OlyCAP to launch income program

Data to be collected for national conference

PORT ANGELES — Twenty-five families across the North Olympic Peninsula will receive $500 a month for 12 months as part of a guaranteed income program directed toward families in need.

Olympic Community Actions Programs (OlyCAP) is launching its second pilot of a guaranteed income program next month, this time focusing on families enrolled in its early childhood services programs.

“We’re focusing very specifically on a high-needs group where we feel the funds could make the most impact,” said Tannis Sears, OlyCAP’s guaranteed income program manager.

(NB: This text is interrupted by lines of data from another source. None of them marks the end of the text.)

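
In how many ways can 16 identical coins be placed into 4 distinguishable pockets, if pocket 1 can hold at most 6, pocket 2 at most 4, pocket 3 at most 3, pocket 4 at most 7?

Ignoring the caps, the number of non-negative solutions to x_1+…+x_4 = 16 is C(19,3) = 969.
Subtract solutions that violate a single cap (substitute x_i' = x_i − (cap_i+1)): x_1 ≥ 7 gives C(12,3) = 220; x_2 ≥ 5 gives C(14,3) = 364; x_3 ≥ 4 gives C(15,3) = 455; x_4 ≥ 8 gives C(11,3) = 165. Together 1204.
Add back pairs where two caps are both exceeded: 35 + 56 + 4 + 120 + 20 + 35 = 270.
Subtract triples: 1 + 0 + 0 + 0 = 1.
By inclusion–exclusion the count is 969 − 1204 + 270 − 1 = 34.

34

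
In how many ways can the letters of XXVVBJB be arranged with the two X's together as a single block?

Treat the 2 copies of X as a single block. The multiset to arrange is then {XX, B, B, J, V, V}, 6 items in all.
That gives (6)!/(2!·2!) = 180 arrangements.

180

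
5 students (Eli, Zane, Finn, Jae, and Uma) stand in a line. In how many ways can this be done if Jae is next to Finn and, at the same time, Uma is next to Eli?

24

Treat {Jae,Finn} as one block (2 orders) and {Uma,Eli} as another (2 orders).
That leaves 3 units to arrange: 2 × 2 × 3! = 4 × 6 = 24.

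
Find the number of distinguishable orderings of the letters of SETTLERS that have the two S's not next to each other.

Total arrangements of SETTLERS: 8!/(2!·2!·2!) = 5040.
Arrangements with the S's together: treat SS as one letter, giving (7)!/(2!·2!) = 1260.
Hence 5040 − 1260 = 3780.

3780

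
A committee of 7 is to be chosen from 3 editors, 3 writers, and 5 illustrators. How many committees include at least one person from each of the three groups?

314

With no constraint there are C(11,7) = 330 possible selections.
Selections missing a whole group: no editors → C(8,7) = 8; no writers → C(8,7) = 8; no illustrators → C(6,7) = 0.
Add back selections omitting two groups (i.e. drawn from a single group): C(3,7) + C(3,7) + C(5,7) = 0.
By inclusion–exclusion: 330 − 16 + 0 = 314.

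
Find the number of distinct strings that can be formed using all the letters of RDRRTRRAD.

1512

The 9 letters of RDRRTRRAD have repeats: D appearing twice and R appearing 5 times.
Dividing 9! = 362880 by 5!·2! = 240 for the repeated letters gives 1512.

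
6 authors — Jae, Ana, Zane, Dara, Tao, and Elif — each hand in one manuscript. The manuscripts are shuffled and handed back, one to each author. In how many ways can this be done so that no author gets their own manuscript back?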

Families will receive $500 a month for 12 months, paid in the form of a refillable debit card, and OlyCAP can track purchases broadly by category but not by specific item.

Participants are spread across Clallam and Jefferson counties, with most families located in Forks, Port Angeles and Port Townsend, Sears said.

The goal of a guaranteed income program — sometimes called universal basic income (UBI) — is to provide more freedom to participants in how they spend the funds.

Several cities and countries have piloted UBI programs, with results broadly showing increases in employment, health and mental well-being.

A 2021 study of a program in Stockton, Calif., showed a 12 percent increase in full-time employment for recipients and, in April, a study of a King County UBI program found employment for participants nearly doubled from 37 percent to 66 percent.

OlyCAP ran its first guaranteed income program in 2022 with 20 households each receiving $500 a month for 18 months.

Sears said she was not able to share information on the results of that program but said it had been a success.

While the results from the first guaranteed income program are being kept internal, Sears said data from the second round will be collected and presented at the 2025 National Community Action Partnership conference.

The research pilot will measure the impact of unrestricted cash stipends on family economic mobility, mental health, physical health and service outcomes, OlyCAP said in a news release. Program researchers are working with regional community organizations, healthcare professionals and educational institutions in Clallam, Jefferson and King counties.

While UBI programs have grown in popularity recently, they’re not without controversy, which is why OlyCAP decided to focus on families in need, Sears said. State bills in Iowa and Arizona have sought to ban UBI programs altogether.

“We’re largely taking this on because we feel since UBI is controversial,” Sears said. “Looking at a high-need population specifically, we might find there’s more acceptance.”

The 25 families were chosen by raffle, Sears said, and OlyCAP is still in the process of finalizing the details of the program, which is expected to begin Aug. 15. Research gathered about the program will keep participants’ names anonymous, and the families have signed consent forms to agree that their information be published as data.

All program participants have a household income that does not exceed 200 percent of the Federal Poverty Level, Sears said. The federal poverty level is set by the U.S. Department of Health and Human Services. In 2024, it was $15,000 for a household of one and $31,200 for a family of four.

OlyCAP’s guaranteed income program is made possible due to donations from an anonymous Sequim resident. The donor gave two payments of $200,000 to fund each of OlyCAP’s programs, and Sears said the donor has been pleased with the results.